In fact, Mr. Tory could read a report based on a four-and-a-half-month study looking at the public safety challenges posed by repeat offenders and random violence in B.C. that was issued last fall. Written by psychologist Amanda Butler and Doug LePard, former Vancouver Police Department deputy chief, it found that there were a number of factors responsible for the violence being witnessed in this country, not the least of which was drug supply.

“Changes in drug patterns and the toxic illicit drug supply are contributing to unpredictable, and sometimes violent, behavioural patterns,” the pair wrote. “People are now becoming violent who we have never seen act violently in the past.”

The report noted that in Vancouver, random stranger attacks in 2020 and 2021 increased by 35 per cent compared to 2019, prompting some to blame the pandemic. But many believe drugs are still the biggest culprit in this phenomenon.
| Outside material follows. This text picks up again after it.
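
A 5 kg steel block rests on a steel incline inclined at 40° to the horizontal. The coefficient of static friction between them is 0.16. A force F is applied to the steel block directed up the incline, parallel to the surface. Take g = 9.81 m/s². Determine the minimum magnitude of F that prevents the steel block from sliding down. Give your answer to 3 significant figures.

The normal force is N = mg cos 40° = 37.574 N. With F at its minimum the steel block is on the verge of sliding down, so static friction is at its maximum μ_s N = 0.16 × 37.574 = 6.012 N and acts up the slope.
Equilibrium along the incline: F + μ_s N = mg sin 40°, so F = 31.529 − 6.012 = 25.517 N.

25.5 N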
When popular street drugs like meth are laced with other poisons, it can have a damaging effect on the brain, making people highly paranoid. This is why those with a deeper knowledge of random violence have been advocating for a safe supply of drugs for addicts.

An idea not all are comfortable with, especially political parties of a conservative bent.

One of the ideas behind the outreach teams the Vancouver mayor is advocating for is that they might help identify people suffering mental health breakdowns before their problems manifest in random, violent ways.

Perhaps. But that seems like a long shot with a low success rate.

The NDP government in B.C. has made historic investments in mental health and addiction and yet they have not had a demonstrable impact on reducing the random violence being witnessed on Vancouver streets recently.

And likely won’t for years.

This isn’t a comforting thought for people, I know. But we must deal with reality. “People are terrified,” Vancouver Provincial Court Judge Ellen Gordon told her courtroom last November while sentencing a man for a random attack.

Indeed, they are, and sadly the best advice for many, in Vancouver, Toronto or elsewhere, is simply: Be on your guard. Travel in pairs when possible. Avoid situations where you’re alone at times of the day when you might be most vulnerable. (Many stranger attacks, however, take place in broad daylight in front of others.)

This is an intractable problem that seems peculiar to our times. There are no easy fixes. And the situation is having a profound impact on how people view their cities and their level of personal safety in them.